Breach of confidence - bringing a competitor to book

Breach of confidence - bringing a competitor to book

Breach of confidence - bringing a competitor to book

What can you do if a competitor obtains your confidential information through a third party and uses it in their business? A recent English High Court case[1] reviewed your rights against a competitor in this situation:

When is your competitor liable?

The competitor will normally be liable for breach of confidence if they knew that the information was confidential but they still went ahead and used it. This is a situation that often arises where an employee moves to work for a competitor taking confidential information with them. The new employer will be liable if they use the information when they know that it is confidential and that they do not have permission to use it. Knowledge here may include a situation where the competitor ought to have appreciated that the information was confidential and unauthorised.

Can you claim damages?

Provided that they had the required knowledge as described above, the competitor will normally have to pay you damages in respect of the period during which they used your confidential information. By contrast, if they were not aware that the information belonged to you or believed that you had permitted them to use it then they would not have to pay damages in respect of this period. Despite this, you might still be entitled to an injunction preventing the competitor from using the information in the future. You should also be able to obtain damages in respect of any use after you notify them of your rights in the information.

The competitor may profit

The ability to claim against a person who knowingly obtains your confidential information indirectly from another party is an important protection for the owner of confidential information. It is well-established in English common law. As a result of the implementation of the EU Trade Secrets Directive[2] in 2018 we can also expect similar protection to be available throughout the European Union. However, the inability to obtain damages if the party receiving the information uses the information, but is not aware of your rights, may allow a competitor to profit from the information without paying for it. This can in some instances result in substantial losses. It will, therefore, often be in your interest to raise the matter with the competitor as soon as possible in order to fix them with knowledge. Speed will also be important if you wish to obtain an injunction, as delay may prejudice your ability to obtain the injunction. A practical consideration is, however, that notification can sometimes lead to the destruction of evidence so that it can be prudent to “get your ducks in a row” on the evidence so far as possible before making an approach.

How did this play out in the case in question? 

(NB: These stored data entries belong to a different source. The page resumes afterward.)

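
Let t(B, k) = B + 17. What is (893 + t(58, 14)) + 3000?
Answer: 3968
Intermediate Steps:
t(B, k) = 17 + B
(893 + t(58, 14)) + 3000 = (893 + (17 + 58)) + 3000 = (893 + 75) + 3000 = 968 + 3000 = 3968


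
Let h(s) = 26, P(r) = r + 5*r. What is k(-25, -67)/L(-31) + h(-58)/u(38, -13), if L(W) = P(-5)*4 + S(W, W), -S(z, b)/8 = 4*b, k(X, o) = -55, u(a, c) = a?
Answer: 10291/16568 ≈ 0.62114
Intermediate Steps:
P(r) = 6*r
S(z, b) = -32*b
L(W) = -120 - 32*W (L(W) = (6*(-5))*4 - 32*W = -30*4 - 32*W = -120 - 32*W)
k(-25, -67)/L(-31) + h(-58)/u(38, -13) = -55/(-120 - 32*(-31)) + 26/38 = -55/(-120 + 992) + 26*(1/38) = -55/872 + 13/19 = 10291/16568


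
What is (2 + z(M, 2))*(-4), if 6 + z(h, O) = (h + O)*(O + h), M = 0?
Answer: 0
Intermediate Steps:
z(h, O) = -6 + (O + h)² (z(h, O) = -6 + (h + O)*(O + h) = -6 + (O + h)*(O + h) = -6 + (O + h)²)
(2 + z(M, 2))*(-4) = (2 + (-6 + (2 + 0)²))*(-4) = (2 + (-6 + 2²))*(-4) = (2 + (-6 + 4))*(-4) = (2 - 2)*(-4) = 0*(-4) = 0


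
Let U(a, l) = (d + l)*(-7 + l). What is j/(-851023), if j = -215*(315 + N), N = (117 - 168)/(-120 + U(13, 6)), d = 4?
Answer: 1763043/22126598 ≈ 0.079680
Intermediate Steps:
U(a, l) = (-7 + l)*(4 + l) (U(a, l) = (4 + l)*(-7 + l) = (-7 + l)*(4 + l))
N = 51/130 (N = (117 - 168)/(-120 + (-28 + 6² - 3*6)) = -51/(-120 + (-28 + 36 - 18)) = -51/(-120 - 10) = -51/(-130) = -51*(-1/130) = 51/130 ≈ 0.39231)
j = -1763043/26 (j = -215*(315 + 51/130) = -215*41001/130 = -1763043/26 ≈ -67809.)
j/(-851023) = -1763043/26/(-851023) = -1763043/26*(-1/851023) = 1763043/22126598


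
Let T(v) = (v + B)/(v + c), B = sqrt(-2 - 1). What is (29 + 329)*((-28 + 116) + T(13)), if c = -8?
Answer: 162174/5 + 358*I*sqrt(3)/5 ≈ 32435.0 + 124.01*I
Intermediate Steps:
B = I*sqrt(3) (B = sqrt(-3) = I*sqrt(3) ≈ 1.732*I)
T(v) = (v + I*sqrt(3))/(-8 + v) (T(v) = (v + I*sqrt(3))/(v - 8) = (v + I*sqrt(3))/(-8 + v))
(29 + 329)*((-28 + 116) + T(13)) = (29 + 329)*((-28 + 116) + (13 + I*sqrt(3))/(-8 + 13)) = 358*(88 + (13 + I*sqrt(3))/5) = 358*(88 + (13/5 + I*sqrt(3)/5)) = 358*(453/5 + I*sqrt(3)/5) = 162174/5 + 358*I*sqrt(3)/5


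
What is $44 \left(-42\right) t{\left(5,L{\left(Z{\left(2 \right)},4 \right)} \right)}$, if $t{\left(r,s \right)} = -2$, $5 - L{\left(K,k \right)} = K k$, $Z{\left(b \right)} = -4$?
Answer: $3696$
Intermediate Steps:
$L{\left(K,k \right)} = 5 - K k$
$44 \left(-42\right) t{\left(5,L{\left(Z{\left(2 \right)},4 \right)} \right)} = 44 \left(-42\right) \left(-2\right) = \left(-1848\right) \left(-2\right) = 3696$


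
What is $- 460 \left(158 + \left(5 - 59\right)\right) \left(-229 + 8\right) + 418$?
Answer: $10573058$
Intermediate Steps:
$- 460 \left(158 + \left(5 - 59\right)\right) \left(-229 + 8\right) + 418 = - 460 \left(158 - 54\right) \left(-221\right) + 418 = - 460 \cdot 104 \left(-221\right) + 418 = \left(-460\right) \left(-22984\right) + 418 = 10572640 + 418 = 10573058$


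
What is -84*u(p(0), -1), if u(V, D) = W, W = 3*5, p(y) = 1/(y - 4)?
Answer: -1260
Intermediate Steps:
p(y) = 1/(-4 + y)
W = 15
u(V, D) = 15
-84*u(p(0), -1) = -84*15 = -1*1260 = -1260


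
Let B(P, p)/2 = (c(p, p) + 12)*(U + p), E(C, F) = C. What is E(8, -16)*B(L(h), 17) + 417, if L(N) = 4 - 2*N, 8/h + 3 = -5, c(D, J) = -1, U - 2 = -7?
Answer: 2529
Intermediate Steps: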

The case involved a rather unclear and murky scenario. The claimant company, Media Entertainment, ran an online betting service and had an extensive computer system, information and data. In connection with a possible acquisition, the company’s system administrator disclosed passwords to the defendants. These appear to have enabled them to access confidential information stored on the claimant’s IT systems, hijack the systems and lock the claimant out. The claimant argued that that its system administrator was not authorised to disclose the information. It claimed damages against the defendants for misuse of confidential information and also an injunction requiring the defendants to stop using the information. The defendants countered that they could not be liable for misuse of the information as they did not know that the system administrator was not authorised to disclose the passwords. This prompted a review of the law by the Court, which focused on the distinction between damages, which would only be available if the defendants knew the information was not authorised by the claimant, and an injunction which might be available in any event (as explained above). But there was a sting in the tail for the claimant: the court struck out its claim for damages on a technicality because it had not included enough information about the defendants’ lack of knowledge in its pleadings.